If you were up all night partying - or the effect of your New Year's Eve reveling knocked your dreams out of memory - then record and work with the first dream that comes the following night, and whatever dreamlike symbols the world around you may give you.
In Japan they make a special effort to catch and work with the very first dream of the new year. Many Japanese people pay close attention to Hatsuyume, the first dream of the New Year. It may come in the night of December 31-January 1 but - since many may be up late partying or suffering the after-effects - it may come in the following day or on the night of January 1-2.
I would counsel you to stay alert for dreams for the New Year for a slightly longer period. In my mind the turning of the year rolls from December 30 until January 6, which is Epiphany in the Christian calendar, the day of “showing forth" when the Magi come to Bethlehem following their star, to honor the Christ child. Beyond the religious context, an epiphany may be a sudden revelation or perception of the reality or essential meaning of something important. It may be the gift of a dream.

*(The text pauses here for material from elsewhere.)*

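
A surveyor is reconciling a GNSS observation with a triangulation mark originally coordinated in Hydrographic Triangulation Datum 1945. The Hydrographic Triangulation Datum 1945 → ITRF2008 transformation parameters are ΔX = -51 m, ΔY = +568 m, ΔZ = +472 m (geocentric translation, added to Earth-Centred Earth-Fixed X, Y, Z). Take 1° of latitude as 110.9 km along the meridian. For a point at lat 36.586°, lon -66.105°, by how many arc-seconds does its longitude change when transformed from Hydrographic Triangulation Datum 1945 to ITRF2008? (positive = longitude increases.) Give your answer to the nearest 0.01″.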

In hopes of a lucky dream to kick off the New Year, some Japanese invoke the Shichifukujin or "Seven Lucky Gods" and may place a picture of them under the pillow. These may not be part of our belief system, but we have other sources of guidance and blessing available, and it is always appropriate to ask for help and blessing if we do it nicely!

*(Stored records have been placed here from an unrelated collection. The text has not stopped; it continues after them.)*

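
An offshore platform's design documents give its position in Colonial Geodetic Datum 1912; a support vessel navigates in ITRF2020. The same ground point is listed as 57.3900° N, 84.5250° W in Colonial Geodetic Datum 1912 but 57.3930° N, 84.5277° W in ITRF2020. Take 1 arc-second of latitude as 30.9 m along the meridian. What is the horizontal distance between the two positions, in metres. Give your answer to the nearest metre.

Δφ = 57.3930° − 57.3900° = +0.0030°; Δλ = -84.5277° − -84.5250° = -0.0027°.
1° of latitude = 3600 × 30.90 = 111240 m.
ΔN = Δφ × 111240 = 333.7 m; ΔE = Δλ × 111240 × cos(57.3900°) = -0.0027 × 111240 × 0.538918 = -161.9 m.
Distance = √(ΔE² + ΔN²) = √((-161.9)² + 333.7²) = 370.9 m.

371 m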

If you are ready to dream in the New Year, you could set the simple intention:
Show me what the New Year will bring.
Or give this a positive spin by couching your request to your dream makers the following way:
Show me the best that life holds for me and those I love in the year ahead.
Be as specific or as general as you like, but ask in a way that excites you and reflects your willingness to receive guidance and enter on new adventures.
Don't forget that dreams require action! Your first action is to record anything you remember from your dreams and the drifty state of hypnagogia. Share it with a friend, if you can, using our Lightning Dreamwork process. Walk with your dream and see how what is going on around you may illuminate the dream and how your dream may illuminate your world.
If you saw things in your dream you don't want to manifest in the year ahead, comb through the material with the eye of a detective, asking Who, What, When, Where, How? If you can clarify the details of the dream and identify where it may play out in coming events, you may be able to take appropriate action to avoid an event you don't want to live through in your physical life. You can also try to accomplish this by going back inside your dream, in a conscious reentry journey, to see whether you can change the script where it was playing. You may want to try writing the story of your dream so it comes to a happy ending. If those approaches feel artificial, however, that may be telling you that physical action is required to reshape the probable future for the better.
If your first dream for the New Year is full of promise, then celebrate - but make it part of your celebration, once again, to take action to embody the energy and promise of the dream and to help it to take root in the world. Don't leave the old year without your journal, and don't enter the new year without your dreams.
May your New Year be filled with abounding joy, and may your best dreams come true!